Several years ago, Daniil Bratchenko, an early employee at DataRobot, recognized a common challenge for enterprises adopting software-as-a-service (SaaS) apps. Despite the availability of integration tools, many SaaS apps and services were not effectively working together. Integrations are crucial for every company’s IT environment, and when considering new software purchases, companies prioritize seamless integration with their existing applications. However, building numerous integrations across their customer base requires valuable engineering hours that could be spent on core features.

A recent survey by Salesforce’s MuleSoft found that 90% of companies struggle with integrating new systems into their existing structures. A fifth of respondents stated that integration is time-consuming, while 44% have been unable to integrate apps with their existing systems. Considering the average company uses around 130 apps, according to Statista, it becomes clear how this problem can become overwhelming.

In response to the need for a solution in SaaS app integration, Bratchenko founded Integration.app. With Integration.app’s platform, engineering teams can easily integrate their company’s products with third-party apps. The startup recently secured $3.5 million in funding led by Crew Capital, which will support its go-to-market efforts and allow for the expansion of its team from 12 employees to 24 within the next year.

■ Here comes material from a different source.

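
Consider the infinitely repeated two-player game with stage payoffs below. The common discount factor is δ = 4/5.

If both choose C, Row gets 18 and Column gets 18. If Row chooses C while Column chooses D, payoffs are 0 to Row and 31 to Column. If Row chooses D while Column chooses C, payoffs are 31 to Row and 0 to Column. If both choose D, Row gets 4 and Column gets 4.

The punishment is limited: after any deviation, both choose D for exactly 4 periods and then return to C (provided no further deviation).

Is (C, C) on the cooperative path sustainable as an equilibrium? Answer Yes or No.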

Integration.app operates as an integration platform as a service (iPaaS) provider and offers tools for connecting both apps and data. Competitors in this sector include Digibee, Boomi, and MuleSoft due to the high demand for iPaaS solutions. A study conducted by iPaaS vendor TeamDynamix revealed that 27% of companies have already invested in iPaaS, while 66% plan to do so within the next couple of years.

What sets Integration.app apart from its competitors is its use of large language models (LLMs), such as ChatGPT, to automate aspects of the software integration process. Integration.app’s “connector builder” tool leverages LLMs to read API documentation and determine how to integrate with a particular app. This enables customers to build numerous connectors quickly and efficiently.

Developers using Integration.app can configure one integration scenario, and the platform will automatically map the necessary APIs and user interfaces across multiple apps, generating dozens of connectors. This streamlined approach reduces the time required to maintain numerous integrations.

While Integration.app is not the only iPaaS provider experimenting with generative AI features for app integration, their technology offers unique advantages. Zapier recently introduced an AI-powered tool called Canvas, which allows users to map out workflows between apps. Amazon plans to incorporate LLMs and other AI models into AWS AppFabric, its iPaaS offering.

Despite competition in the market, Bratchenko remains confident in Integration.app’s success. The company has already acquired dozens of paying customers within four months of commercialization. The goal is to create a shift in mindset among engineering teams and encourage widespread adoption of embedded integration technology. With its improved efficiency and customizability compared to legacy competitors, Integration.app aims to become the go-to choice for developers seeking hassle-free integrations.